Effects of histone sprocket arginine mutants on expression of the HO-lacZ reporter and cryptic transcription of the FLO8-HIS3 reporter. (A) LacZ activity was measured for extracts from each histone mutant strain in a snf5∆ genetic background. Mean and standard deviation of LacZ activity from at least three independent experiments is depicted for each strain. The SHLs of nucleosomal DNA bound by each arginine residue are indicated. P-values were corrected for multiple hypothesis testing. ****P < 0.0001; ***P < 0.001; **P < 0.01; *P < 0.05. ªThe H4 R45A mutant strain also contains the wild-type (wt) histone H4 gene. (B) Same as in A, except the strains are wild type for SNF5. (C) Yeast strains containing the FLO8-HIS3 reporter (excepting the wild-type FLO8 control) were spotted at decreasing serial dilutions on SC-LEU and SC-LEU-HIS plates. Growth on SC-LEU-HIS plates indicates activation of the FLO8 cryptic transcript containing the HIS3 reporter. ^bThe H4 R45H mutant strain also contains the wild type (wt) histone H4 gene.

Figure 3

H3 R49 and H2A R78 histone residues are required for survival and efficient NER of UV-induced DNA lesions. (A) UV survival assays of histone mutant strains. (B) Representative alkaline gels from genomic NER assays of histone mutants. Genomic DNA was isolated from yeast cells before UV exposure or at the indicated time points following UV radiation (100 J/m²). Isolated genomic DNA was treated with or without T4 endonuclease, which makes single-stranded DNA (ssDNA) nicks at sites of UV-induced CPDs. (C) Quantification of initial frequency of CPDs per kilobase of genomic DNA. (D) Quantification of the percentage of repair of CPDs from alkaline gels. Mean and standard deviation of the percentage of repair of CPDs from three independent experiments is depicted.

Figure 4

Histone sprocket arginine mutants are sensitive to MMS, but do not affect BER efficiency of MMS-induced DNA lesions. (A) Sprocket arginine mutant strains were spotted at decreasing serial dilutions on plates containing the indicated doses of MMS. (B) Representative alkaline gels from genomic BER assays of histone mutants and a Δmag1 control strain. DNA was isolated from yeast cells before MMS exposure or at the indicated time points following MMS treatment (0.2% for 10 min). Isolated genomic DNA was treated with (or without) AAG/APE1 to induce ssDNA nicks at sites of 3-methyladenine and 7-methylguanine lesions. (C) Quantification of initial frequency 3-methyladenine and 7-methylguanine lesions per kilobase of genomic DNA. (D) Quantification of the percentage of repair of MMS-induced DNA damage from alkaline gels. Mean and standard deviation of the percentage of repair from three independent experiments is depicted.

Figure 5

The histone H2A R78A-H2B R36A double mutant causes a rapid cessation of cell growth and a defect in histone occupancy. (A) Yeast strains containing the indicated double mutants were spotted as described in Figure 1B. (B) Growth rate of histone mutants upon repression of wild-type histone H2A and H2B genes by shifting to glucose media (“0” hour).

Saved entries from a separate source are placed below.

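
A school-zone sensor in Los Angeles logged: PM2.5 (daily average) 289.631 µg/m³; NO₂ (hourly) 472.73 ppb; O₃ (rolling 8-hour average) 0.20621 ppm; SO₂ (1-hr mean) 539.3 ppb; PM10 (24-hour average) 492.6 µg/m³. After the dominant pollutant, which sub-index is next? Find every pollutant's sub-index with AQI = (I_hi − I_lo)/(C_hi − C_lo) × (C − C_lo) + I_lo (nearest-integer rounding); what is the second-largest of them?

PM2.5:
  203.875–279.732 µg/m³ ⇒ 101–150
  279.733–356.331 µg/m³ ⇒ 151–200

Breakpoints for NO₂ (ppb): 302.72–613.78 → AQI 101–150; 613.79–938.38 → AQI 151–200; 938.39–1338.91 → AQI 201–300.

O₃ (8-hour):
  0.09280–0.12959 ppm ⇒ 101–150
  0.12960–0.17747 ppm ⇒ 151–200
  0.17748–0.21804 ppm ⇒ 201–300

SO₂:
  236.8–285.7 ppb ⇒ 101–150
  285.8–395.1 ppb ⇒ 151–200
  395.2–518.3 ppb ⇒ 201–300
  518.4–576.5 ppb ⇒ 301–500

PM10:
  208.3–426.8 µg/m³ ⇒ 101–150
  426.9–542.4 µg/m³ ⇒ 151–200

271

PM2.5: 289.631 lies in 279.733–356.331, so I_lo=151, I_hi=200, C_lo=279.733, C_hi=356.331.
(200−151)/(356.331−279.733) × (289.631−279.733) + 151 = 49/76.598 × 9.898 + 151 ≈ 157.33 → 157.
NO₂: 472.73 lies in 302.72–613.78, so I_lo=101, I_hi=150, C_lo=302.72, C_hi=613.78.
(150−101)/(613.78−302.72) × (472.73−302.72) + 101 = 49/311.06 × 170.01 + 101 ≈ 127.78 → 128.
O₃: 0.20621 ∈ [0.17748, 0.21804] ↔ index [201, 300].
201 + (0.20621−0.17748)·(300−201)/(0.21804−0.17748) = 201 + 0.02873·99/0.04056 ≈ 271.13, so AQI = 271.
SO₂: 539.3 ∈ [518.4, 576.5] ↔ index [301, 500].
301 + (539.3−518.4)·(500−301)/(576.5−518.4) = 301 + 20.9·199/58.1 ≈ 372.59, so AQI = 373.
PM10 492.6: bracket 426.9–542.4 → index 151–200; slope 49/115.5, offset 65.7.
AQI = 151 + 49/115.5·65.7 ≈ 178.87 ⇒ 179.
Sub-indices: PM2.5→157, NO₂→128, O₃→271, SO₂→373, PM10→179. Ranked high→low: 373, 271, 179, 157, 128. Second-highest sub-index = 271.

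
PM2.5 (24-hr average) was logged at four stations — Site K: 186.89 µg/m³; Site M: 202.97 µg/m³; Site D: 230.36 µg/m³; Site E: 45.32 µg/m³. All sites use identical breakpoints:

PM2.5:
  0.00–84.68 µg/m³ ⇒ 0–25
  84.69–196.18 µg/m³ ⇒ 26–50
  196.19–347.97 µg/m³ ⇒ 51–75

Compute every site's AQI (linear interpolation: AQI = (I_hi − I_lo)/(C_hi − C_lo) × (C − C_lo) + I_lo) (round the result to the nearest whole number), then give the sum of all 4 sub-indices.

169

Site K: 186.89 ∈ [84.69, 196.18] ↔ index [26, 50].
26 + (186.89−84.69)·(50−26)/(196.18−84.69) = 26 + 102.20·24/111.49 ≈ 48.00, so AQI = 48.
Site M: 202.97 lies in 196.19–347.97, so I_lo=51, I_hi=75, C_lo=196.19, C_hi=347.97.
(75−51)/(347.97−196.19) × (202.97−196.19) + 51 = 24/151.78 × 6.78 + 51 ≈ 52.07 → 52.
Site D: 230.36 ∈ [196.19, 347.97] ↔ index [51, 75].
51 + (230.36−196.19)·(75−51)/(347.97−196.19) = 51 + 34.17·24/151.78 ≈ 56.40, so AQI = 56.
Site E 45.32: bracket 0.00–84.68 → index 0–25; slope 25/84.68, offset 45.32.
AQI = 0 + 25/84.68·45.32 ≈ 13.38 ⇒ 13.
AQIs: Site K=48, Site M=52, Site D=56, Site E=13. Sum = 48 + 52 + 56 + 13 = 169.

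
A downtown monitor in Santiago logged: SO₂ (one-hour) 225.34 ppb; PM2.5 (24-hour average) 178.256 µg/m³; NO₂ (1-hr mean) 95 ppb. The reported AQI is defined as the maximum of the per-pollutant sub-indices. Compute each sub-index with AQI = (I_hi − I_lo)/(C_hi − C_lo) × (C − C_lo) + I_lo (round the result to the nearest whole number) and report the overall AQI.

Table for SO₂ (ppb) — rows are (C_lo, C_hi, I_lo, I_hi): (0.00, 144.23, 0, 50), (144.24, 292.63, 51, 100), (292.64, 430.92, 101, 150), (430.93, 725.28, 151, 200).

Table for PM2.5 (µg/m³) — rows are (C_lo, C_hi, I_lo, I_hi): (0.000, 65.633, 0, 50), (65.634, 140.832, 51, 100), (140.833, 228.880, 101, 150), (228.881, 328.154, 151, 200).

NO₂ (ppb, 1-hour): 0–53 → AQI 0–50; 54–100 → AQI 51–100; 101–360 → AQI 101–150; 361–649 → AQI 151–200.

SO₂: 225.34 ∈ [144.24, 292.63] ↔ index [51, 100].
51 + (225.34−144.24)·(100−51)/(292.63−144.24) = 51 + 81.10·49/148.39 ≈ 77.78, so AQI = 78.
PM2.5: 178.256 lies in 140.833–228.880, so I_lo=101, I_hi=150, C_lo=140.833, C_hi=228.880.
(150−101)/(228.880−140.833) × (178.256−140.833) + 101 = 49/88.047 × 37.423 + 101 ≈ 121.83 → 122.
NO₂: row 54–100 (AQI 51–100). (100−51)·(95−54)/(100−54) + 51 = 49·41/46 + 51 ≈ 94.67 → 95.
Sub-indices: SO₂→78, PM2.5→122, NO₂→95. Overall AQI = max = 122; dominant pollutant is PM2.5.

122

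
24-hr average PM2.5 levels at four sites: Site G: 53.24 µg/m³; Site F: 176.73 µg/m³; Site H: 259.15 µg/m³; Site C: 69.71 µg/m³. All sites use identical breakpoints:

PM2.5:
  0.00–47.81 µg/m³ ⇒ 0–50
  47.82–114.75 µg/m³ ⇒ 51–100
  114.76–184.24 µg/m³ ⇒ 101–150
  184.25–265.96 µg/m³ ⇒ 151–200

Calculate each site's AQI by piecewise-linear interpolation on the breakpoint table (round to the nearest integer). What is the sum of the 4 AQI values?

Site G 53.24: bracket 47.82–114.75 → index 51–100; slope 49/66.93, offset 5.42.
AQI = 51 + 49/66.93·5.42 ≈ 54.97 ⇒ 55.
Site F: 176.73 lies in 114.76–184.24, so I_lo=101, I_hi=150, C_lo=114.76, C_hi=184.24.
(150−101)/(184.24−114.76) × (176.73−114.76) + 101 = 49/69.48 × 61.97 + 101 ≈ 144.70 → 145.
Site H 259.15: bracket 184.25–265.96 → index 151–200; slope 49/81.71, offset 74.90.
AQI = 151 + 49/81.71·74.90 ≈ 195.92 ⇒ 196.
Site C: 69.71 ∈ [47.82, 114.75] ↔ index [51, 100].
51 + (69.71−47.82)·(100−51)/(114.75−47.82) = 51 + 21.89·49/66.93 ≈ 67.03, so AQI = 67.
AQIs: Site G=55, Site F=145, Site H=196, Site C=67. Sum = 55 + 145 + 196 + 67 = 463.

463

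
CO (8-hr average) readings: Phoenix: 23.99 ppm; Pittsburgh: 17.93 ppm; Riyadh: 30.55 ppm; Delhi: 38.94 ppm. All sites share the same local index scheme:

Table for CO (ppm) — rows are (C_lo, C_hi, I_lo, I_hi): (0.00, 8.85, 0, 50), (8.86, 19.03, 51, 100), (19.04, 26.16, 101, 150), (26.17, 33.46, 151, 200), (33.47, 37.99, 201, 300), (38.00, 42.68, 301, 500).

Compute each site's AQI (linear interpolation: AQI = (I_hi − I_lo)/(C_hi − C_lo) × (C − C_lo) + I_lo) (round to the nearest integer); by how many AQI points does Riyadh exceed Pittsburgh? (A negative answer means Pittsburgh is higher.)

Phoenix: row 19.04–26.16 (AQI 101–150). (150−101)·(23.99−19.04)/(26.16−19.04) + 101 = 49·4.95/7.12 + 101 ≈ 135.07 → 135.
Pittsburgh: 17.93 ∈ [8.86, 19.03] ↔ index [51, 100].
51 + (17.93−8.86)·(100−51)/(19.03−8.86) = 51 + 9.07·49/10.17 ≈ 94.70, so AQI = 95.
Riyadh: 30.55 lies in 26.17–33.46, so I_lo=151, I_hi=200, C_lo=26.17, C_hi=33.46.
(200−151)/(33.46−26.17) × (30.55−26.17) + 151 = 49/7.29 × 4.38 + 151 ≈ 180.44 → 180.
Delhi: 38.94 ∈ [38.00, 42.68] ↔ index [301, 500].
301 + (38.94−38.00)·(500−301)/(42.68−38.00) = 301 + 0.94·199/4.68 ≈ 340.97, so AQI = 341.
AQIs: Phoenix=135, Pittsburgh=95, Riyadh=180, Delhi=341. Riyadh (180) − Pittsburgh (95) = 85.

85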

The H2A ∆L1 strain has a deletion in the essential L1 loop (residues 39–42). (C) Histone occupancy of the FLAG-tagged wild-type or mutant histone H2B in the indicated genetic background (see text for more details) was measured by ChIP at select genomic regions. *Strain contained wild-type H2A and H2A R78A mutant. (D) Same as in C using a FLAG-tagged wild-type H2B or mutant H2B L103R.

Figure 6

Translational positions of sprocket arginine residues, their associated DNA-binding motifs, and their mutant phenotypes, as identified by this study. The yeast nucleosome structure (1id3) (White et al. 2001) was displayed using PyMOL.